Among the organizers is Tammie Delaney, of the Community Agriculture Alliance. "One of our greatest concerns is losing our agricultural lands. Working on bringing some of our outstanding local agricultural products to market may help keep some of our ranches viable in the face of growth," she told The Pilot . "What could be better than bringing home a part of the Yampa Valley in a blanket or soap?"

Rich only get richer in Jackson Hole

JACKSON HOLE, Wyo. - The rich are getting richer in Jackson Hole, and the poor - well, it's getting more difficult to be poor there, just like in most resort areas.

Numbers-crunching columnist Jonathan Schecter explains that in 1989, when George Bush the Elder became president, those people who made more than $200,000 a year were responsible for 15 percent of the annual income in Teton County. A decade later, they were 44 percent.

During the past decade Teton County has become the wealthiest county in America on a per capita basis. The per capita income has increased more rapidly than median income. That's a way of saying the gap between rich and definitely-not-rich has widened.

As residential property becomes more expensive in Teton County, so do commercial properties. That means that Jackson Hole is becoming more dependent upon wealthier people, he reports, writing in the Jackson Hole News & Guide .
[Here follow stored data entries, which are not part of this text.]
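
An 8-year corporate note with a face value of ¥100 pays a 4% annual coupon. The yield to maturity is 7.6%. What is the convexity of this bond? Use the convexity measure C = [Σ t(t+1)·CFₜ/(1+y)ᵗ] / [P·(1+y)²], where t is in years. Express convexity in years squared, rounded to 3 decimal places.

With y = 0.076:
  t   CF        PV=CF/(1+0.076)^t    t·PV        t(t+1)·PV
  1         4.00         3.7175         3.7175           7.4349
  2         4.00         3.4549         6.9098          20.7294
  3         4.00         3.2109         9.6326          38.5305
  4         4.00         2.9841        11.9363          59.6817
  5         4.00         2.7733        13.8666          83.1993
  6         4.00         2.5774        15.4646         108.2519
  7         4.00         2.3954        16.7676         134.1412
  8       104.00        57.8809       463.0471       4,167.4238
  Σ                     78.9943       541.3421       4,619.3927
P = 78.9943.
Convexity = Σ t(t+1)·PV / [P·(1+y)²] = 4,619.3927 / (78.9943 × 1.157776) = 50.50849.

50.508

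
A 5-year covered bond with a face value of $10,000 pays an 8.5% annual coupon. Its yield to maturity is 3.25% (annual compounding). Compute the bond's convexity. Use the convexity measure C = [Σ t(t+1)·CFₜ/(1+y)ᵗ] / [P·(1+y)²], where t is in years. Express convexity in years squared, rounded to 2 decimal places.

23.33

With y = 0.0325:
  t   CF        PV=CF/(1+0.0325)^t    t·PV        t(t+1)·PV
  1       850.00       823.2446       823.2446       1,646.4891
  2       850.00       797.3313     1,594.6626       4,783.9877
  3       850.00       772.2337     2,316.7011       9,266.8043
  4       850.00       747.9261     2,991.7044      14,958.5218
  5    10,850.00     9,246.5439    46,232.7196     277,396.3174
  Σ                 12,387.2795    53,959.0321     308,052.1203
P = 12,387.2795.
Convexity = Σ t(t+1)·PV / [P·(1+y)²] = 308,052.1203 / (12,387.2795 × 1.066056) = 23.32750.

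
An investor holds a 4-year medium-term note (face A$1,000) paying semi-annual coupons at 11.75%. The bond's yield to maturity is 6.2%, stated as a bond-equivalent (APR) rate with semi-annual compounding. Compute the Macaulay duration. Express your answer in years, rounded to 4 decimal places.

Periodic yield y = 0.031. Discount each cash flow and weight by its period:
  t   CF        PV=CF/(1+0.031)^t    t·PV
  1        58.75        56.9835        56.9835
  2        58.75        55.2701       110.5403
  3        58.75        53.6083       160.8248
  4        58.75        51.9964       207.9856
  5        58.75        50.4330       252.1648
  6        58.75        48.9166       293.4993
  7        58.75        47.4457       332.1202
  8     1,058.75       829.3237     6,634.5900
  Σ                  1,193.9773     8,048.7085
Price P = Σ PV = 1,193.9773.
Macaulay duration = Σ(t·PV) / P = 8,048.7085 / 1,193.9773 = 6.74109 half-year periods.
In years: 6.74109 / 2 = 3.37054 years.

3.3705 years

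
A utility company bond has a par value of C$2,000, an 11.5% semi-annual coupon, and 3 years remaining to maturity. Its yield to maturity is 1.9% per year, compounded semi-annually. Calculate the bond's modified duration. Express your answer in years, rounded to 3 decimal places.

Periodic yield y = 0.0095. First find Macaulay duration:
  t   CF        PV=CF/(1+0.0095)^t    t·PV
  1       115.00       113.9178       113.9178
  2       115.00       112.8457       225.6915
  3       115.00       111.7838       335.3514
  4       115.00       110.7318       442.9274
  5       115.00       109.6898       548.4490
  6     2,115.00     1,998.3540    11,990.1242
  Σ                  2,557.3230    13,656.4613
P = 2,557.3230; Macaulay duration = 13,656.4613 / 2,557.3230 = 5.34014 half-year periods = 2.67007 years.
Modified duration = D_Mac / (1 + y) = 2.67007 / 1.0095 = 2.64494 years.

2.645 years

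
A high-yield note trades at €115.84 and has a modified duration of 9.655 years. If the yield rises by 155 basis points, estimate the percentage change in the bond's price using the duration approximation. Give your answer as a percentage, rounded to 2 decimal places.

Duration approximation: ΔP/P ≈ -D_mod · Δy = -9.655 × (+0.0155) = -0.1496525.
As a percentage: -14.96525%.

-14.97%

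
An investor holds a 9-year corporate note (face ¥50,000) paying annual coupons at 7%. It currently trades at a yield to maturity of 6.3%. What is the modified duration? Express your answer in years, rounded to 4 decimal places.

6.6064 years

Periodic yield y = 0.063. First find Macaulay duration:
  t   CF        PV=CF/(1+0.063)^t    t·PV
  1     3,500.00     3,292.5682     3,292.5682
  2     3,500.00     3,097.4301     6,194.8602
  3     3,500.00     2,913.8571     8,741.5713
  4     3,500.00     2,741.1638    10,964.6552
  5     3,500.00     2,578.7054    12,893.5268
  6     3,500.00     2,425.8752    14,555.2513
  7     3,500.00     2,282.1027    15,974.7192
  8     3,500.00     2,146.8511    17,174.8090
  9    53,500.00    30,871.2633   277,841.3694
  Σ                 52,349.8169   367,633.3305
P = 52,349.8169; Macaulay duration = 367,633.3305 / 52,349.8169 = 7.02263 years.
Modified duration = D_Mac / (1 + y) = 7.02263 / 1.063 = 6.60642 years.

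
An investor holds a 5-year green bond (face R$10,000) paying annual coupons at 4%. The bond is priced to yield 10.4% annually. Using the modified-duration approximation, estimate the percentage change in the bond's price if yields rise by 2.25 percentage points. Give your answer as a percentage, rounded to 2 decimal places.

-9.31%

Periodic yield y = 0.104. Modified duration first:
  t   CF        PV=CF/(1+0.104)^t    t·PV
  1       400.00       362.3188       362.3188
  2       400.00       328.1874       656.3747
  3       400.00       297.2712       891.8135
  4       400.00       269.2674     1,077.0694
  5    10,400.00     6,341.4412    31,707.2062
  Σ                  7,598.4859    34,694.7826
P = 7,598.4859; D_Mac = 4.56601 yrs; D_mod = 4.56601/(1+0.104) = 4.13588 yrs.
ΔP/P ≈ -D_mod · Δy = -4.13588 × (+0.0225) = -0.093057 = -9.3057%.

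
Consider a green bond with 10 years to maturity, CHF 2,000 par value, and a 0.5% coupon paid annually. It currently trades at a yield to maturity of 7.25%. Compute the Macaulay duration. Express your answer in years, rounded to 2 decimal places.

Periodic yield y = 0.0725. Discount each cash flow and weight by its year:
  t   CF        PV=CF/(1+0.0725)^t    t·PV
  1        10.00         9.3240         9.3240
  2        10.00         8.6937        17.3874
  3        10.00         8.1060        24.3181
  4        10.00         7.5581        30.2323
  5        10.00         7.0471        35.2357
  6        10.00         6.5708        39.4246
  7        10.00         6.1266        42.8861
  8        10.00         5.7124        45.6995
  9        10.00         5.3263        47.9366
  10    2,010.00       998.2126     9,982.1260
  Σ                  1,062.6777    10,274.5704
Price P = Σ PV = 1,062.6777.
Macaulay duration = Σ(t·PV) / P = 10,274.5704 / 1,062.6777 = 9.66857 years.

9.67 years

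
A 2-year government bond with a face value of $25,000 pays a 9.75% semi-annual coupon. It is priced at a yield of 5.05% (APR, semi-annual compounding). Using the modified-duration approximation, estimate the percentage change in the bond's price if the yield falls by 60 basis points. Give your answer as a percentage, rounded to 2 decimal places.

Periodic yield y = 0.02525. Modified duration first:
  t   CF        PV=CF/(1+0.02525)^t    t·PV
  1     1,218.75     1,188.7345     1,188.7345
  2     1,218.75     1,159.4581     2,318.9163
  3     1,218.75     1,130.9028     3,392.7085
  4    26,218.75    23,729.7340    94,918.9361
  Σ                 27,208.8295   101,819.2954
P = 27,208.8295; D_Mac = 3.74214 half-year periods = 1.87107 yrs; D_mod = 1.87107/(1+0.02525) = 1.82499 yrs.
ΔP/P ≈ -D_mod · Δy = -1.82499 × (-0.006) = +0.010950 = +1.0950%.

+1.09%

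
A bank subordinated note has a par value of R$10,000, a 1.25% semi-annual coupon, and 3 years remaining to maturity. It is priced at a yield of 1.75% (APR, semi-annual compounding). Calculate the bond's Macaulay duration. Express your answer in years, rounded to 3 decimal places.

2.953 years

Periodic yield y = 0.00875. Discount each cash flow and weight by its period:
  t   CF        PV=CF/(1+0.00875)^t    t·PV
  1        62.50        61.9579        61.9579
  2        62.50        61.4204       122.8409
  3        62.50        60.8877       182.6630
  4        62.50        60.3595       241.4381
  5        62.50        59.8360       299.1798
  6    10,062.50     9,550.0272    57,300.1630
  Σ                  9,854.4886    58,208.2427
Price P = Σ PV = 9,854.4886.
Macaulay duration = Σ(t·PV) / P = 58,208.2427 / 9,854.4886 = 5.90677 half-year periods.
In years: 5.90677 / 2 = 2.95339 years.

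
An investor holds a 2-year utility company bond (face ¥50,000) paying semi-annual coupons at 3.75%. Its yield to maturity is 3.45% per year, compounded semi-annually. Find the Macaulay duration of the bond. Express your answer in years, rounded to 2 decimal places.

1.95 years

Periodic yield y = 0.01725. Discount each cash flow and weight by its period:
  t   CF        PV=CF/(1+0.01725)^t    t·PV
  1       937.50       921.6024       921.6024
  2       937.50       905.9743     1,811.9486
  3       937.50       890.6113     2,671.8338
  4    50,937.50    47,569.3078   190,277.2312
  Σ                 50,287.4957   195,682.6160
Price P = Σ PV = 50,287.4957.
Macaulay duration = Σ(t·PV) / P = 195,682.6160 / 50,287.4957 = 3.89128 half-year periods.
In years: 3.89128 / 2 = 1.94564 years.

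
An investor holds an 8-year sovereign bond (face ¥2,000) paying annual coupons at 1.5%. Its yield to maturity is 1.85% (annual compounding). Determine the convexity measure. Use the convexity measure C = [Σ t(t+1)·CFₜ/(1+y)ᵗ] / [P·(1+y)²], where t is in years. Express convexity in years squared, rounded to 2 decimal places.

64.71

With y = 0.0185:
  t   CF        PV=CF/(1+0.0185)^t    t·PV        t(t+1)·PV
  1        30.00        29.4551        29.4551          58.9102
  2        30.00        28.9201        57.8401         173.5204
  3        30.00        28.3948        85.1843         340.7371
  4        30.00        27.8790       111.5160         557.5799
  5        30.00        27.3726       136.8630         821.1781
  6        30.00        26.8754       161.2524       1,128.7671
  7        30.00        26.3872       184.7107       1,477.6856
  8     2,030.00     1,753.1044    14,024.8349     126,223.5143
  Σ                  1,948.3885    14,791.6565     130,781.8926
P = 1,948.3885.
Convexity = Σ t(t+1)·PV / [P·(1+y)²] = 130,781.8926 / (1,948.3885 × 1.037342) = 64.70681.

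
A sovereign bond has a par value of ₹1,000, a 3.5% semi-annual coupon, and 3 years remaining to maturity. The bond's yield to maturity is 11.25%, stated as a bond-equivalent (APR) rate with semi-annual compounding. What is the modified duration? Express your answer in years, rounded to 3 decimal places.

Periodic yield y = 0.05625. First find Macaulay duration:
  t   CF        PV=CF/(1+0.05625)^t    t·PV
  1        17.50        16.5680        16.5680
  2        17.50        15.6857        31.3715
  3        17.50        14.8504        44.5512
  4        17.50        14.0595        56.2382
  5        17.50        13.3108        66.5540
  6     1,017.50       732.7133     4,396.2799
  Σ                    807.1878     4,611.5628
P = 807.1878; Macaulay duration = 4,611.5628 / 807.1878 = 5.71312 half-year periods = 2.85656 years.
Modified duration = D_Mac / (1 + y) = 2.85656 / 1.05625 = 2.70444 years.

2.704 years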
Schecther sees tough times ahead. Housing prices during the 1990s increased 300 percent while median household income increased 73 percent. "It has been our fortune that our wealthy residents have been generous in giving to charities; in future years, as the middle class is increasingly squeezed and governmental funds get tighter, that generosity will become even more important to the community's well-being," he said.

The tax cuts of George W. Bush have helped the wealthy of Jackson Hole, and if Bush is re-elected they will probably be helped even more, he says. But the overarching issue is the massive federal deficit incurred during the last four years. Regardless of who gets elected, Schecther argues, that deficit must be reckoned with for decades.

Insurance pays for cost of wildfire

KETCHUM, Idaho - In July 2001, a fire on the edge of Ketchum spread into the nearby national forest, burning 300 acres altogether.

From the national forest it might have burned into the densely populated Warm Springs neighborhoods around the Sun Valley ski area had not the federal government pressed 100 firefighters and a fleet of helicopters and planes into action. The federal government tabulated the cost at $310,600.

So, who pays? Usually, the federal government, but the Idaho Mountain Express reports that in this case the Forest Service believes it was evident a lawnmower owned by a Ketchum-based landscaping company became high-centered, causing sagebrush and grass to catch fire.

An insurance company representing the landscaping business is not admitting liability, but nonetheless is paying a negotiated settlement of $225,000. "It's difficult to actually have that evidence that proves, without a doubt, who the responsible party was," said Ed Waldapfel, a Forest Service spokesman. "In this case, it was pretty clear cut. A $225,000 settlement is better than no settlement at all."